Матрос с сумасшедшего корабля андрею битову пока не удается создать империю добра
Юрий СТРОГАНОВ.
Творчество русского писателя Андрея Битова получило высокую
оценку не только на родине, но и за ее пределами. Один из лучших
романистов мира, член жюри мирового конкурса эссе... Он стал
классиком еще в советские годы. Уже в середине 80- х
студенты-филологи изучали его произведения. А.Битов - автор
повестей и романов "Человек в пейзаже", "Уроки Армении",
"Улетающий Монахов", "Пушкинский Дом", многих рассказов. Несмотря
на проблемы с прежней властью - десять лет его запрещали
печатать, - он не эмигрировал. Относится критически и к нынешним
"верхам".
Корреспондент "Труда" встретился с А.Битовым в Вильнюсе, куда
он приехал по приглашению Вильнюсского университета и своего
друга, художественного руководителя русского драмтеатра Владимира
Тарасова, известного и за пределами республики джазового
музыканта, барабанщика.
- С Владимиром Тарасовым мы познакомились ровно десять лет
назад на каком-то странном пароходе, который плавал вокруг
Европы, начиненный писателями, моделями, художниками, "качками",
называвшими себя "новыми русскими", - говорит А.Битов. -
Сумасшедший корабль. Перестройка еще была в эйфории. И там слово
и музыка сошлись. Мы прочитали лекцию "Барабан и мировая
культура". Я рассуждал, Володя демонстрировал. С тех пор у нас
началось музыкальное взаимодействие, к которому присоединились
другие замечательные музыканты. В прошлом году в Нью-Йорке
образовался так называемый "Пушкин-бенд" (А.Битов читает
черновики А.С.Пушкина под "джазовый аккомпанемент". - Ю.С.). С
помощью Володи я стал джазменом.
- В свое время джаз Тарасова в какой-то степени противостоял
системе. А вы находили свободу в своем творчестве. Совпадает ли с
вашими прежними романтическими представлениями то, что произошло
после перестройки?
- Ни разу в жизни я не делал того, чего не хотел. Но тогда
было труднее. Практически было запрещено свободное
волеизъявление. Но разве нет трудностей сейчас, когда все
разрешено?
- И что же это за нынешние трудности?
- Иногда я в шутку говорю, что стал "гастарбайтером". Чтобы
сохранить независимость в собственной стране, половину времени
провожу за рубежом. В те времена я хранил независимость
оппозиционным путем, а сейчас - экономическим. Иначе пришлось бы
бегать за обнаглевшим издателем, который думает, будто знает, что
именно принесет прибыль и что следует печатать.

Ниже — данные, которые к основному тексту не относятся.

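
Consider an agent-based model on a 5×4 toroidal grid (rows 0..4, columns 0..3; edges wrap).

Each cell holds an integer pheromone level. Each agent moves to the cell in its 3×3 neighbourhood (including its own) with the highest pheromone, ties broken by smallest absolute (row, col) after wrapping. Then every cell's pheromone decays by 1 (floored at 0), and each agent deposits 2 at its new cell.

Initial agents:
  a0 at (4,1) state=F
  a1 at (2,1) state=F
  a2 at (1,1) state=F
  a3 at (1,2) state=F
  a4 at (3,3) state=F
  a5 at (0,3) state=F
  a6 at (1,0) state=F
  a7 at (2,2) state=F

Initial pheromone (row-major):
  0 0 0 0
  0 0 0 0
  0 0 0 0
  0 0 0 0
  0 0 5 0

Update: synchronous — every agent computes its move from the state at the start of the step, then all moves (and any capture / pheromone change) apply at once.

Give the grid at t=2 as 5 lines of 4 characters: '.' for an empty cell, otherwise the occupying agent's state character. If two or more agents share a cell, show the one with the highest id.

F...
....
....
....
..F.

t=1: a0@(4,2) a1@(1,0) a2@(0,0) a3@(0,1) a4@(4,2) a5@(4,2) a6@(0,0) a7@(1,1) | pheromone: 4 2 0 0 / 2 2 0 0 / 0 0 0 0 / 0 0 0 0 / 0 0 10 0
t=2: a0@(4,2) a1@(0,0) a2@(0,0) a3@(4,2) a4@(4,2) a5@(4,2) a6@(0,0) a7@(0,0) | pheromone: 11 1 0 0 / 1 1 0 0 / 0 0 0 0 / 0 0 0 0 / 0 0 17 0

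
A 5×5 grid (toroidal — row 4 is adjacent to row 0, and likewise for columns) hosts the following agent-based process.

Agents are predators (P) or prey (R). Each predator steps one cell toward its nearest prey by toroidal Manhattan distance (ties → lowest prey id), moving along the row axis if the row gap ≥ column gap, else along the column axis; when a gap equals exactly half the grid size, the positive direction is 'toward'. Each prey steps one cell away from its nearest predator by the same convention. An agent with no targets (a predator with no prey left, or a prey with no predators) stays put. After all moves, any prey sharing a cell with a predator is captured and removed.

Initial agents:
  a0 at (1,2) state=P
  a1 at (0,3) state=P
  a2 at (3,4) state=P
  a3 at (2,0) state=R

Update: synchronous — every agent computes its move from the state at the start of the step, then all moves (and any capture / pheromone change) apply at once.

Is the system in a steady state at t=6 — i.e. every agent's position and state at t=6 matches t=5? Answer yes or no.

yes

t=1: a0@(1,1):P a1@(1,3):P a2@(2,4):P a3@(1,0):R
t=2: a0@(1,0):P a1@(1,4):P a2@(1,4):P
t=3: (unchanged — steady state)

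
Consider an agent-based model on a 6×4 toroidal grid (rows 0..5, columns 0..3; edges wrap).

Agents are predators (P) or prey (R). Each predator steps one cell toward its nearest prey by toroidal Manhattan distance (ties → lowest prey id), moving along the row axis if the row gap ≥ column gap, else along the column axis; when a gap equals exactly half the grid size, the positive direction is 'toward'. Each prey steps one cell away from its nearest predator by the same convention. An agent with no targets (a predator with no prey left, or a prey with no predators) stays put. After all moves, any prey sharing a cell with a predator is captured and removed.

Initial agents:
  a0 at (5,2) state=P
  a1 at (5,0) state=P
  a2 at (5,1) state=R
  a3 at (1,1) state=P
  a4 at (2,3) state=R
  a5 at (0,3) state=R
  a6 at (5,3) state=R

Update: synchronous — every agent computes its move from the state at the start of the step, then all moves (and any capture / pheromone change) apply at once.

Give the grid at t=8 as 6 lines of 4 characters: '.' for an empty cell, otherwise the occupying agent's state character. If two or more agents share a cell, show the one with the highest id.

....
....
....
....
..PP
..R.

t=1: a0@(5,1):P a1@(5,1):P a2@(5,0):R a3@(0,1):P a4@(2,2):R a5@(1,3):R a6@(5,0):R
t=2: a0@(5,0):P a1@(5,0):P a2@(5,3):R a3@(5,1):P a4@(3,2):R a5@(1,2):R a6@(5,3):R
t=3: a0@(5,3):P a1@(5,3):P a3@(5,2):P a4@(2,2):R a5@(2,2):R
t=4: a0@(0,3):P a1@(0,3):P a3@(0,2):P a4@(1,2):R a5@(1,2):R
t=5: a0@(1,3):P a1@(1,3):P a3@(1,2):P a4@(2,2):R a5@(2,2):R
t=6: a0@(2,3):P a1@(2,3):P a3@(2,2):P a4@(3,2):R a5@(3,2):R
t=7: a0@(3,3):P a1@(3,3):P a3@(3,2):P a4@(4,2):R a5@(4,2):R
t=8: a0@(4,3):P a1@(4,3):P a3@(4,2):P a4@(5,2):R a5@(5,2):R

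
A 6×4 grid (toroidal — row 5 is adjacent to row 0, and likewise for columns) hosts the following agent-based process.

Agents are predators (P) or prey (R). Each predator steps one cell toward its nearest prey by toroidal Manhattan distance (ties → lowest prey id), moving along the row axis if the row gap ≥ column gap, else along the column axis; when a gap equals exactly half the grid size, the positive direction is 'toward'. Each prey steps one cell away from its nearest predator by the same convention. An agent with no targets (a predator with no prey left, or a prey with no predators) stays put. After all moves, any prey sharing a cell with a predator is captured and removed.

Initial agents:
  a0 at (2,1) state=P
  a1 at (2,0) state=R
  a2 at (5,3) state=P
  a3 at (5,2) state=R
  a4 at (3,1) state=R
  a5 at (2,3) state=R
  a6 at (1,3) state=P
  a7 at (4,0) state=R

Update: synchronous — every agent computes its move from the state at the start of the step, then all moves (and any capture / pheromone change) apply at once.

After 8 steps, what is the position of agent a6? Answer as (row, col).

t=1: a0@(2,0):P a2@(5,2):P a3@(5,1):R a4@(4,1):R a5@(3,3):R a6@(2,3):P a7@(3,0):R
t=2: a0@(3,0):P a2@(5,1):P a3@(5,0):R a4@(3,1):R a5@(4,3):R a6@(3,3):P a7@(4,0):R
t=3: a0@(3,1):P a2@(5,0):P a3@(5,3):R a4@(3,2):R a5@(5,3):R a6@(4,3):P
t=4: a0@(3,2):P a2@(5,3):P a3@(5,2):R a4@(3,3):R a5@(5,2):R a6@(5,3):P
t=5: a0@(3,3):P a2@(5,2):P a3@(5,1):R a4@(3,0):R a5@(5,1):R a6@(5,2):P
t=6: a0@(3,0):P a2@(5,1):P a3@(5,0):R a4@(3,1):R a5@(5,0):R a6@(5,1):P
t=7: a0@(3,1):P a2@(5,0):P a3@(5,3):R a4@(3,2):R a5@(5,3):R a6@(5,0):P
t=8: a0@(3,2):P a2@(5,3):P a3@(5,2):R a4@(3,3):R a5@(5,2):R a6@(5,3):P

(5, 3)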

Если человек занимается своим делом независимо от
обстоятельств, из него может что-то получиться, а если начинает
приспосабливаться, то тогда все равно, при каком строе жить.

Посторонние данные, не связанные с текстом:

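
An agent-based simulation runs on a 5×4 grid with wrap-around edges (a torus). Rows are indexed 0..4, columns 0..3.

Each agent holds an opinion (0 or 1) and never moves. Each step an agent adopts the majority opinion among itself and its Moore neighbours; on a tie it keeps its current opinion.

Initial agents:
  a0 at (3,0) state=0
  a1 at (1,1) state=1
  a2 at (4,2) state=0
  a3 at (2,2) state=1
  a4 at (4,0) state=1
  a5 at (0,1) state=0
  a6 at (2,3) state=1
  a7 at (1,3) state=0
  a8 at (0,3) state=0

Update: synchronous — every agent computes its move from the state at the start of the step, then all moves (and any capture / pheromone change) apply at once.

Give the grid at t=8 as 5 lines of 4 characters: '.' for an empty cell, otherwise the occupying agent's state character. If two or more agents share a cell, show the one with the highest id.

t=1: a0@(3,0):1 a1@(1,1):1 a2@(4,2):0 a3@(2,2):1 a4@(4,0):0 a5@(0,1):0 a6@(2,3):1 a7@(1,3):0 a8@(0,3):0
t=2: (unchanged — steady state)

.0.0
.1.0
..11
1...
0.0.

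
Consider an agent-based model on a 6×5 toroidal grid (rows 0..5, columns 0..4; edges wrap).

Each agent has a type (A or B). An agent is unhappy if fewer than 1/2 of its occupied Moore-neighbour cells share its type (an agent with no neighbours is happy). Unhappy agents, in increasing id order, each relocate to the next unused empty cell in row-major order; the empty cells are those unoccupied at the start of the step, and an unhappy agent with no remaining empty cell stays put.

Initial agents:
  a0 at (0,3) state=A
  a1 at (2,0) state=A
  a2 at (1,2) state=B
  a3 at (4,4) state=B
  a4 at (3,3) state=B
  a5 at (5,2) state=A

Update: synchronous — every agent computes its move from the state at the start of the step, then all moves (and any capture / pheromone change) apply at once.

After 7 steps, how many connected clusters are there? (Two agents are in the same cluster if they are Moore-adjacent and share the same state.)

t=1: a0@(0,3):A a1@(2,0):A a2@(0,0):B a3@(4,4):B a4@(3,3):B a5@(5,2):A
t=2: (unchanged — steady state)

4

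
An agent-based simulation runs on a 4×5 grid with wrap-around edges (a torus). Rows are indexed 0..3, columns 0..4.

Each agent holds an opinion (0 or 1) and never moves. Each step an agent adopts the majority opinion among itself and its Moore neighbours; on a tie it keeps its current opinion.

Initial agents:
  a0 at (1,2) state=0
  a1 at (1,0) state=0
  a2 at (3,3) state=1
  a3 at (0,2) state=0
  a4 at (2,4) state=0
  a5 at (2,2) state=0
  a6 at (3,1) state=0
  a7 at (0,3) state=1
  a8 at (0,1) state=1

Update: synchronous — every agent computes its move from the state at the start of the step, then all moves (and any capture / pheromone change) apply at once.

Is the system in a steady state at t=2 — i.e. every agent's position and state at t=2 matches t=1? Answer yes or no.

t=1: a0@(1,2):0 a1@(1,0):0 a2@(3,3):0 a3@(0,2):0 a4@(2,4):0 a5@(2,2):0 a6@(3,1):0 a7@(0,3):1 a8@(0,1):0
t=2: a0@(1,2):0 a1@(1,0):0 a2@(3,3):0 a3@(0,2):0 a4@(2,4):0 a5@(2,2):0 a6@(3,1):0 a7@(0,3):0 a8@(0,1):0

no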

- Значит, проблема взаимоотношений художника с собственной
совестью осталась и сейчас?
- А как же. Но сначала надо найти свою совесть, а если
обнаружишь, то никуда не денешься. Она начнет доминировать.
Я не был с системой заодно раньше, не заодно и сейчас.

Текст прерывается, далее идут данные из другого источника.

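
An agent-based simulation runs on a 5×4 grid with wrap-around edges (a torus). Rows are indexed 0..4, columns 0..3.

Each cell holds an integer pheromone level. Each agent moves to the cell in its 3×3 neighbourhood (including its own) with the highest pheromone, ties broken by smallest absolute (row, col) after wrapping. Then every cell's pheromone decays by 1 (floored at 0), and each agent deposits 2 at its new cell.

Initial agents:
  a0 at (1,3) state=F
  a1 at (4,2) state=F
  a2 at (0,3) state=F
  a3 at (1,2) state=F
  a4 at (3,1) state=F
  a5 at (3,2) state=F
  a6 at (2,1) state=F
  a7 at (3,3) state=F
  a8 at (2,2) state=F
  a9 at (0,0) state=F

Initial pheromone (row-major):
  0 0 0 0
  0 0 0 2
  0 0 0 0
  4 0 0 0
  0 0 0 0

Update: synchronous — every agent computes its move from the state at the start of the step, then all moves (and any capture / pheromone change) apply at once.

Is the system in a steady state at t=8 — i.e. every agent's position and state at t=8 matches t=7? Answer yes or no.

t=1: a0@(1,3) a1@(0,1) a2@(1,3) a3@(1,3) a4@(3,0) a5@(2,1) a6@(3,0) a7@(3,0) a8@(1,3) a9@(1,3) | pheromone: 0 2 0 0 / 0 0 0 11 / 0 2 0 0 / 9 0 0 0 / 0 0 0 0
t=2: a0@(1,3) a1@(0,1) a2@(1,3) a3@(1,3) a4@(3,0) a5@(3,0) a6@(3,0) a7@(3,0) a8@(1,3) a9@(1,3) | pheromone: 0 3 0 0 / 0 0 0 20 / 0 1 0 0 / 16 0 0 0 / 0 0 0 0
t=3: a0@(1,3) a1@(0,1) a2@(1,3) a3@(1,3) a4@(3,0) a5@(3,0) a6@(3,0) a7@(3,0) a8@(1,3) a9@(1,3) | pheromone: 0 4 0 0 / 0 0 0 29 / 0 0 0 0 / 23 0 0 0 / 0 0 0 0
t=4: a0@(1,3) a1@(0,1) a2@(1,3) a3@(1,3) a4@(3,0) a5@(3,0) a6@(3,0) a7@(3,0) a8@(1,3) a9@(1,3) | pheromone: 0 5 0 0 / 0 0 0 38 / 0 0 0 0 / 30 0 0 0 / 0 0 0 0
t=5: a0@(1,3) a1@(0,1) a2@(1,3) a3@(1,3) a4@(3,0) a5@(3,0) a6@(3,0) a7@(3,0) a8@(1,3) a9@(1,3) | pheromone: 0 6 0 0 / 0 0 0 47 / 0 0 0 0 / 37 0 0 0 / 0 0 0 0
t=6: a0@(1,3) a1@(0,1) a2@(1,3) a3@(1,3) a4@(3,0) a5@(3,0) a6@(3,0) a7@(3,0) a8@(1,3) a9@(1,3) | pheromone: 0 7 0 0 / 0 0 0 56 / 0 0 0 0 / 44 0 0 0 / 0 0 0 0
t=7: a0@(1,3) a1@(0,1) a2@(1,3) a3@(1,3) a4@(3,0) a5@(3,0) a6@(3,0) a7@(3,0) a8@(1,3) a9@(1,3) | pheromone: 0 8 0 0 / 0 0 0 65 / 0 0 0 0 / 51 0 0 0 / 0 0 0 0
t=8: a0@(1,3) a1@(0,1) a2@(1,3) a3@(1,3) a4@(3,0) a5@(3,0) a6@(3,0) a7@(3,0) a8@(1,3) a9@(1,3) | pheromone: 0 9 0 0 / 0 0 0 74 / 0 0 0 0 / 58 0 0 0 / 0 0 0 0

yes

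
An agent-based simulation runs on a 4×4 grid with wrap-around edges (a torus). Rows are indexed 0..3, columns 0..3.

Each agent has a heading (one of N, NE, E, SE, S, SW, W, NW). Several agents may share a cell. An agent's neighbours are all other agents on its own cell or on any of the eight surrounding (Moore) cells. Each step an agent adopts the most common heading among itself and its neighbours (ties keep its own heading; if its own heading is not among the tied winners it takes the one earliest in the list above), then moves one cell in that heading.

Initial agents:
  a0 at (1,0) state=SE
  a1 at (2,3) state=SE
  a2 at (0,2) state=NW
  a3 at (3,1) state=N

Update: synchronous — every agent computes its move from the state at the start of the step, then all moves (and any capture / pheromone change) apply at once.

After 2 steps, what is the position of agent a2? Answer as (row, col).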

- Что же сейчас от нее отталкивает?
- А сейчас нет никакой системы (смеется). Остались все силовые
структуры, и они неизбежно начинают фокусироваться вокруг власти.
Только непонятно, кто кого делает. Раньше власть делала силовые
структуры, сейчас силовые структуры делают власть. И все это
происходит в тени.
Лично для меня все же это время не самое плохое, потому что я
свободен больше. Раньше с помощью умного, тонкого редактора,
который становился вместе с тобой партизаном в этом
идеологическом лесу, надо было провести текст с минимальными
потерями. Сейчас появилась возможность осуществлять проекты,
которые были совершенно немыслимы.
- Хотелось бы узнать подробнее о проектах.
- Вернулась идея книги... Я ею очень болею. Книга - это не
только килограмм бумаги. Это целый организм. Пытался сделать
издательство. Идею развалили внутренние силы в 1994 году. А
сейчас опираюсь на несколько малых издательств, занимающихся
изысканной книгой.
Из других проектов - "пушкинский джаз". Бешеный проект. За год
раз 15 побывали в разных городах и весях. В Нью- Йорке, Германии,
собираемся в Англию. На самых лучших площадках. Фантастика. 10
мая 1998 года в Нью-Йорке впервые видим друг друга вместе и
играем программу, которую даже не репетировали. И полный успех с
первого раза. А в декабре играем на самой престижной площадке в
Москве - "Рихтеровские вечера" в Музее изобразительных искусств
имени А.С.Пушкина. Я не знал ни одной ноты, а тут в течение
полугода прошел по первым площадкам мира. Вот это и есть свобода
и возможности.
- Стало быть, теперь не нужно "партизанить", можно действовать
в открытую?
- Во мне очень радуется в последнее время душа игрока.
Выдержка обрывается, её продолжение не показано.